W połowie grudnia URE zgodziło się na obniżkę cen paliwa gazowego o średnio 3,23 proc. Zmienione ceny obowiązują od 1 stycznia do 31 marca 2011 roku.
- Oczekujemy, że na dniach PGNiG złoży wniosek - powiedział Woszczyk.
- - - - -
Pełniący obowiązki prezesa Urzędu Regulacji Energetyki Marek Woszczyk spodziewa się, że w 2011 r. ceny energii elektrycznej w Polsce utrzymają się na obecnym poziomie.
Na pytanie, czy w 2011 r. Polacy mogą oczekiwać podwyżek lub obniżek cen energii elektrycznej, Woszczyk odpowiedział, że nie spodziewa się takich "ruchów cenowych".
- Jeśli chodzi o ceny energii elektrycznej, czy też stawki opłat za dystrybucję - generalnie to, co ma wpływ na nasz rachunek za energię elektryczną - nie spodziewałbym się w tym roku żadnych ruchów cenowych. Nie przewidujemy takich sytuacji przynajmniej w tej chwili.

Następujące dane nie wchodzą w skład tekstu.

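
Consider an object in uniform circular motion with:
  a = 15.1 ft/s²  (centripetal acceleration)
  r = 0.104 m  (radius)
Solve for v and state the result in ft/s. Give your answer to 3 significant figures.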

Chyba, że na rynku, w ekonomii wydarzy się coś, co by uzasadniało ruch w górę bądź w dół - powiedział dziennikarzom.
Dodał, że jeśli chodzi o ceny ciepła, w związku z grudniową obniżką taryfy gazowej PGNiG, część taryf przedsiębiorstw ciepłowniczych została już zatwierdzona z obniżkami rzędu 1-2 proc.
- Mniej więcej taki jest tutaj wpływ na te rachunki. (...) Te, które pozostają, też są procedowane i mam nadzieję, że z podobnym wynikiem (1-2 proc. - PAP) też się będą kończyły - powiedział.
Dodał, że taryfy dla ciepła są zatwierdzane na okresy nie krótsze niż rok.
- Więc ta zmiana taryf, a w związku z tym zmiana rachunku na ciepło, będzie się przedkładała na ten sam okres, w którym została zatwierdzona taryfa - podkreślił.